E quem são os “criadores do jogo”? Bem, os donos das redes sociais, claro! Os algoritmos ditam o que vemos, o que gostamos e até o que pensamos. Tudo é planeado para nos manter presos no ciclo: mais conteúdo, mais polémica, mais tempo de ecrã. E quanto mais competimos, mais lucram.
No Squid Game, a ganância é óbvia. Os jogadores sabem que estão a lutar por dinheiro. No mundo real, a ganância é mais subtil. Ela esconde-se atrás de hashtags de motivação e de discursos inspiradores sobre “trabalhar no duro”. Não me interpretem mal, trabalhar é essencial (afinal, quem não paga contas?), mas o problema surge quando tudo gira em torno de ter mais, ser mais e mostrar mais.
Quantas vezes já ouvimos dizer que vivemos num mundo de “cada um por si”? Que temos de “ser os melhores”, “chegar ao topo” e “vencer a concorrência”? É esta mentalidade que transforma amigos em rivais e colegas em inimigos. Não é muito diferente do que vemos na série, onde alianças são feitas e desfeitas com a rapidez de um scroll no Instagram.
Mas a ganância não se limita às redes sociais. Ela está em todo o lado: nos negócios, na política, na forma como tratamos o planeta, enfim. Estamos tão ocupados a procurar “vencer” que esquecemos de perguntar: vencer o quê? E a que custo?

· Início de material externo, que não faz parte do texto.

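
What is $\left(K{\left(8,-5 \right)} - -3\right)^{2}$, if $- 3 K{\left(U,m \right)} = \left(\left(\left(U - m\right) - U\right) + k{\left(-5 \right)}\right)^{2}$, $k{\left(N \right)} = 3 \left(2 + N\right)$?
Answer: $\frac{49}{9} \approx 5.4444$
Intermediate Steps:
$k{\left(N \right)} = 6 + 3 N$
$K{\left(U,m \right)} = - \frac{\left(-9 - m\right)^{2}}{3}$ ($K{\left(U,m \right)} = - \frac{\left(\left(\left(U - m\right) - U\right) + \left(6 + 3 \left(-5\right)\right)\right)^{2}}{3} = - \frac{\left(- m + \left(6 - 15\right)\right)^{2}}{3} = - \frac{\left(- m - 9\right)^{2}}{3} = - \frac{\left(-9 - m\right)^{2}}{3}$)
$\left(K{\left(8,-5 \right)} - -3\right)^{2} = \left(- \frac{\left(9 - 5\right)^{2}}{3} - -3\right)^{2} = \left(- \frac{4^{2}}{3} + 3\right)^{2} = \left(\left(- \frac{1}{3}\right) 16 + 3\right)^{2} = \left(- \frac{16}{3} + 3\right)^{2} = \left(- \frac{7}{3}\right)^{2} = \frac{49}{9}$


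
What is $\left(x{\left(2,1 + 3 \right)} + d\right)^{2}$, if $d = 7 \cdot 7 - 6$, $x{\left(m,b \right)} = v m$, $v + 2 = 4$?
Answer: $2209$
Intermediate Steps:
$v = 2$ ($v = -2 + 4 = 2$)
$x{\left(m,b \right)} = 2 m$
$d = 43$ ($d = 49 - 6 = 43$)
$\left(x{\left(2,1 + 3 \right)} + d\right)^{2} = \left(2 \cdot 2 + 43\right)^{2} = \left(4 + 43\right)^{2} = 47^{2} = 2209$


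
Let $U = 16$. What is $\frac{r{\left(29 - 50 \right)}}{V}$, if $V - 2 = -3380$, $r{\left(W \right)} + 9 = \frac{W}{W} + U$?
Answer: $- \frac{4}{1689} \approx -0.0023683$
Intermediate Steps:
$r{\left(W \right)} = 8$ ($r{\left(W \right)} = -9 + \left(\frac{W}{W} + 16\right) = -9 + \left(1 + 16\right) = -9 + 17 = 8$)
$V = -3378$ ($V = 2 - 3380 = -3378$)
$\frac{r{\left(29 - 50 \right)}}{V} = \frac{8}{-3378} = 8 \left(- \frac{1}{3378}\right) = - \frac{4}{1689}$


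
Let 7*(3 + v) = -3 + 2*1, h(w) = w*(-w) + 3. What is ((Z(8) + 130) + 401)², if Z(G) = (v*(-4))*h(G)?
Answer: 2725801/49 ≈ 55629.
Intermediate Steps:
h(w) = 3 - w² (h(w) = -w² + 3 = 3 - w²)
v = -22/7 (v = -3 + (-3 + 2*1)/7 = -3 + (-3 + 2)/7 = -3 + (⅐)*(-1) = -3 - ⅐ = -22/7 ≈ -3.1429)
Z(G) = 264/7 - 88*G²/7 (Z(G) = (-22/7*(-4))*(3 - G²) = 88*(3 - G²)/7 = 264/7 - 88*G²/7)
((Z(8) + 130) + 401)² = (((264/7 - 88/7*8²) + 130) + 401)² = (((264/7 - 88/7*64) + 130) + 401)² = (((264/7 - 5632/7) + 130) + 401)² = ((-5368/7 + 130) + 401)² = (-4458/7 + 401)² = (-1651/7)² = 2725801/49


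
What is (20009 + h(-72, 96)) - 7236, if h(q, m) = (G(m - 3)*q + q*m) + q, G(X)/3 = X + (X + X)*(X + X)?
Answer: -7487035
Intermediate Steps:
G(X) = 3*X + 12*X² (G(X) = 3*(X + (X + X)*(X + X)) = 3*(X + (2*X)*(2*X)) = 3*(X + 4*X²) = 3*X + 12*X²)
h(q, m) = q + m*q + 3*q*(-11 + 4*m)*(-3 + m) (h(q, m) = ((3*(m - 3)*(1 + 4*(m - 3)))*q + q*m) + q = ((3*(-3 + m)*(1 + 4*(-3 + m)))*q + m*q) + q = ((3*(-3 + m)*(1 + (-12 + 4*m)))*q + m*q) + q = ((3*(-3 + m)*(-11 + 4*m))*q + m*q) + q = ((3*(-11 + 4*m)*(-3 + m))*q + m*q) + q = (3*q*(-11 + 4*m)*(-3 + m) + m*q) + q = (m*q + 3*q*(-11 + 4*m)*(-3 + m)) + q = q + m*q + 3*q*(-11 + 4*m)*(-3 + m))
(20009 + h(-72, 96)) - 7236 = (20009 + 4*(-72)*(25 - 17*96 + 3*96²)) - 7236 = (20009 + 4*(-72)*(25 - 1632 + 3*9216)) - 7236 = (20009 + 4*(-72)*(25 - 1632 + 27648)) - 7236 = (20009 + 4*(-72)*26041) - 7236 = (20009 - 7499808) - 7236 = -7479799 - 7236 = -7487035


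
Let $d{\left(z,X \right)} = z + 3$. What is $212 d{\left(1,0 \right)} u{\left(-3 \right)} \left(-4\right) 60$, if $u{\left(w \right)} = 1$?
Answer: $-203520$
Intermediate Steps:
$d{\left(z,X \right)} = 3 + z$
$212 d{\left(1,0 \right)} u{\left(-3 \right)} \left(-4\right) 60 = 212 \left(3 + 1\right) 1 \left(-4\right) 60 = 212 \cdot 4 \cdot 1 \left(-4\right) 60 = 212 \cdot 4 \left(-4\right) 60 = 212 \left(-16\right) 60 = \left(-3392\right) 60 = -203520$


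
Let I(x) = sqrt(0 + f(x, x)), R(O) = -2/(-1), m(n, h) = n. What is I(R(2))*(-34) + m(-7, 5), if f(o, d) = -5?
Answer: -7 - 34*I*sqrt(5) ≈ -7.0 - 76.026*I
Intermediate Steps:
R(O) = 2 (R(O) = -2*(-1) = 2)
I(x) = I*sqrt(5) (I(x) = sqrt(0 - 5) = sqrt(-5) = I*sqrt(5))
I(R(2))*(-34) + m(-7, 5) = (I*sqrt(5))*(-34) - 7 = -34*I*sqrt(5) - 7 = -7 - 34*I*sqrt(5)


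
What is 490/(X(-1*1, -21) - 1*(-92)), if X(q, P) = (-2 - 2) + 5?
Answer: 490/93 ≈ 5.2688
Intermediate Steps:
X(q, P) = 1 (X(q, P) = -4 + 5 = 1)
490/(X(-1*1, -21) - 1*(-92)) = 490/(1 - 1*(-92)) = 490/(1 + 92) = 490/93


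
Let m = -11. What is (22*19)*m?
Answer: -4598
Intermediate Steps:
(22*19)*m = (22*19)*(-11) = 418*(-11) = -4598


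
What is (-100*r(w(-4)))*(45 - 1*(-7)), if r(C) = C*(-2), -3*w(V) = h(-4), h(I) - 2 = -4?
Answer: 20800/3 ≈ 6933.3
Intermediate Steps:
h(I) = -2 (h(I) = 2 - 4 = -2)
w(V) = ⅔ (w(V) = -⅓*(-2) = ⅔)
r(C) = -2*C
(-100*r(w(-4)))*(45 - 1*(-7)) = (-(-200)*2/3)*(45 - 1*(-7)) = (-100*(-4/3))*(45 + 7) = (400/3)*52 = 20800/3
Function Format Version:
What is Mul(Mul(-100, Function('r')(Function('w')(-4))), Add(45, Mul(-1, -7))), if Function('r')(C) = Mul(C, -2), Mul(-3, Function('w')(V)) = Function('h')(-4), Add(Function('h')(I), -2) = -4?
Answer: Rational(20800, 3) ≈ 6933.3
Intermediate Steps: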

O que torna o Squid Game tão desconfortável de assistir é que, no fundo, sabemos que não somos muito diferentes daqueles jogadores. Perante as dificuldades da vida, quantos de nós faríamos escolhas diferentes? Quem nunca desejou “ganhar a todo o custo” que atire a primeira pedra – ou talvez um like, que dói menos.
Mas o protagonista da série lembra-nos de algo essencial: “Isso não significa que nos devamos matar uns aos outros.” Não é irónico que precisemos de um drama completamente assustador para nos ensinar o valor da empatia?

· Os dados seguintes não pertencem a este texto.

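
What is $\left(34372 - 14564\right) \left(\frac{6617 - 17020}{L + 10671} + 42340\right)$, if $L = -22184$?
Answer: $\frac{9655822061984}{11513} \approx 8.3869 \cdot 10^{8}$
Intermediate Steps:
$\left(34372 - 14564\right) \left(\frac{6617 - 17020}{L + 10671} + 42340\right) = \left(34372 - 14564\right) \left(\frac{6617 - 17020}{-22184 + 10671} + 42340\right) = 19808 \left(- \frac{10403}{-11513} + 42340\right) = 19808 \left(\left(-10403\right) \left(- \frac{1}{11513}\right) + 42340\right) = 19808 \left(\frac{10403}{11513} + 42340\right) = 19808 \cdot \frac{487470823}{11513} = \frac{9655822061984}{11513}$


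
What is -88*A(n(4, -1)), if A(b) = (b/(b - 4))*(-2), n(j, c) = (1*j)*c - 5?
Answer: 1584/13 ≈ 121.85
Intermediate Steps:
n(j, c) = -5 + c*j (n(j, c) = j*c - 5 = c*j - 5 = -5 + c*j)
A(b) = -2*b/(-4 + b) (A(b) = (b/(-4 + b))*(-2) = -2*b/(-4 + b))
-88*A(n(4, -1)) = -(-176)*(-5 - 1*4)/(-4 + (-5 - 1*4)) = -(-176)*(-5 - 4)/(-4 + (-5 - 4)) = -(-176)*(-9)/(-4 - 9) = -(-176)*(-9)/(-13) = -(-176)*(-9)*(-1)/13 = -88*(-18/13) = 1584/13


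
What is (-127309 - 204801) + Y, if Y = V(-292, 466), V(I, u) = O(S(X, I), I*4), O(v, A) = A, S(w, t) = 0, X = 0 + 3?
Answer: -333278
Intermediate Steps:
X = 3
V(I, u) = 4*I (V(I, u) = I*4 = 4*I)
Y = -1168 (Y = 4*(-292) = -1168)
(-127309 - 204801) + Y = (-127309 - 204801) - 1168 = -332110 - 1168 = -333278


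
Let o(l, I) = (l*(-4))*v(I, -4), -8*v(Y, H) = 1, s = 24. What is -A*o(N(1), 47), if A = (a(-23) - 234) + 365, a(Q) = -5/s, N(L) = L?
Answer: -3139/48 ≈ -65.396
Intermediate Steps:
a(Q) = -5/24
v(Y, H) = -1/8 (v(Y, H) = -1/8*1 = -1/8)
o(l, I) = l/2 (o(l, I) = (l*(-4))*(-1/8) = -4*l*(-1/8) = l/2)
A = 3139/24 (A = (-5/24 - 234) + 365 = -5621/24 + 365 = 3139/24 ≈ 130.79)
-A*o(N(1), 47) = -3139*(1/2)*1/24 = -3139/(24*2) = -1*3139/48 = -3139/48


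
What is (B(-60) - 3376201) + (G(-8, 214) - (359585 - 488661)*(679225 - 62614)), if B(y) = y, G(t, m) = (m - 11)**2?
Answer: 79586346384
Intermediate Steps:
G(t, m) = (-11 + m)**2
(B(-60) - 3376201) + (G(-8, 214) - (359585 - 488661)*(679225 - 62614)) = (-60 - 3376201) + ((-11 + 214)**2 - (359585 - 488661)*(679225 - 62614)) = -3376261 + (203**2 - (-129076)*616611) = -3376261 + (41209 - 1*(-79589681436)) = -3376261 + (41209 + 79589681436) = -3376261 + 79589722645 = 79586346384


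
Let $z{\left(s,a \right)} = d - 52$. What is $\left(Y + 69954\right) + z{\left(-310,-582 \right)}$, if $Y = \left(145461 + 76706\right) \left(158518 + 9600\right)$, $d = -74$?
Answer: $37350341534$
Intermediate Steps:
$Y = 37350271706$ ($Y = 222167 \cdot 168118 = 37350271706$)
$z{\left(s,a \right)} = -126$ ($z{\left(s,a \right)} = -74 - 52 = -126$)
$\left(Y + 69954\right) + z{\left(-310,-582 \right)} = \left(37350271706 + 69954\right) - 126 = 37350341660 - 126 = 37350341534$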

O verdadeiro jogo que devíamos estar a jogar não é sobre ganhar seguidores ou acumular riquezas. É sobre construir pontes, ajudar quem está ao nosso lado e, se possível, deixar o mundo um pouco melhor do que o encontrámos (já dizia Baden-Powell – fundador do movimento escutista). É difícil, eu sei. Especialmente quando o algoritmo nos empurra para a polémica e o mundo nos ensina a competir. Mas talvez seja exatamente por isso que vale a pena tentar.
Se há algo que podemos aprender com Squid Game, é que o humor é uma arma poderosa contra o desespero. Afinal, se não rirmos das absurdas semelhanças entre a série e a nossa realidade, corremos o risco de cair no mesmo ciclo de competição e ganância.
Então, da próxima vez que se sentir tentado a entrar numa discussão acalorada no Facebook ou a comparar a sua vida com as fotos “perfeitas” de alguém no Instagram, lembre-se disto: estamos todos a tentar sobreviver ao mesmo “jogo”. E, quem sabe, se jogarmos juntos em vez de uns contra os outros, talvez tenhamos uma hipótese de vencer – ou pelo menos de viver com um pouco mais de paz.
A segunda temporada de Squid Game pode ser apenas entretenimento, mas também é um convite à reflexão. Será que queremos continuar a jogar o jogo da ganância, da competição e da alienação? Ou será que é possível imaginar um mundo onde a cooperação e a empatia sejam as regras principais?
A escolha é nossa. Afinal, se formos todos peças de um grande jogo, talvez seja hora de reescrever as regras.